The ability to find lots of good shots is the main skill that defines a good goal-scorer. Finishing ability only helps on the margins. As Bobby Gardiner found back in 2018 in a piece I worked on with him for The Ringer: “Of all players to have scored more than five open-play goals in Europe’s biggest five competitions last year, the average xG added from their shot quality is just 8 percent.” Take even the best finisher, Messi, who added 13.74 to his xG with his shot placement over the previous two seasons. (No one else was above 8.63; the guy still is not human.) His xG tally of 43.88 rises to an xGOT of 57.62; that’s only a 24-percent increase. In other words, 75-percent of Messi’s goal-scoring can be explained by things other than how good he is at kicking a soccer ball.
And now, for the second question: If someone was a below-average finisher in the past, does that mean he will continue to be a below-average finisher in the future? If you cut bait on Bamford, you’re essentially eliminating for the possibility that he either A) gets lucky for a year or two and starts scoring most of those chances, or B) was getting unlucky (or could get better) and is bound to start converting his chances at something closer to an average rate. Bielsa and Co. held firm, and at least thus far, they’ve been rewarded by both A and B.
“Bamford is already close to an average finisher with his head for the Premier League, but he's been below par with his feet for some time,” said Dan Altman, founder of the analytics site Smarterscout.

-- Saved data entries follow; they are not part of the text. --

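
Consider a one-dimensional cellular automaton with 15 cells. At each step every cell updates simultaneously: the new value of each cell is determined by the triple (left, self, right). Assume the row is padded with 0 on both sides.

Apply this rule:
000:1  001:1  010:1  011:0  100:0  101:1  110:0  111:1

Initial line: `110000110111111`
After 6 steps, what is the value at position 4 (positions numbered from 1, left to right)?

000111001011110
111010011101100
010110101010001
111001111110111
010010111101010
110111011011110
position 4 holds 1

1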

Their ratings, which work similarly to an Elo-rating system, peg Bamford currently as a 16th-percentile finisher with his feet and 43rd with his head. “So far this season, he's scored about three goals more than a generic player would have been expected to score from the same chances with his feet,” he said. “That's not controlling for the quality of goalkeepers he faced, but it's obviously going to boost his rating somewhat in the short term.”
Through six games as of Monday afternoon, Bamford is fourth in the Premier League in shots -- behind Mohamed Salah, Harry Kane, and Aleksandar Mitrovic. He’s fourth in xG -- behind DCL, Sadio Mane, and Kane. And he’s second in xGOT -- behind only Son Heung-min. Only Son, Danny Ings, and Alexandre Lacazette have added more goals with their finishing. Check him out, in red:
And so, Bamford is getting great chances (high xG), finishing them successfully (higher xGOT), and scoring them impressively (even higher goal total). Will it continue? The finishing struggles with Leeds in the Championship are based on only 211 total shots, which really isn’t close to enough shots to make any kind of definitive statement about Bamford’s ability to shoot a soccer ball. Even if you flip a coin 211 times, you’re probably not gonna get an accurate picture of how likely it is to land heads or tails. Same goes for the 23 shots he’s taken this season. The most likely outcome is still a pretty great outcome for everyone: he finishes somewhere between what he’s doing now and what he’s done in the past.
One of the hardest things to do in sports is to not get distracted by all the factors that are out of your control. For a manager, that might mean sticking with a plan that produces impressive performances but a run of unsatisfactory results. For a player, it means not getting discouraged when the bounces don’t go your way, even if it’s happening over and over and over again. Both Leeds and Bamford bet on the things they could control, and although the newly-promoted side are two points out of the Champions League places and their striker is in the thick of the golden boot race, that part of the game remains the same as it’s always been.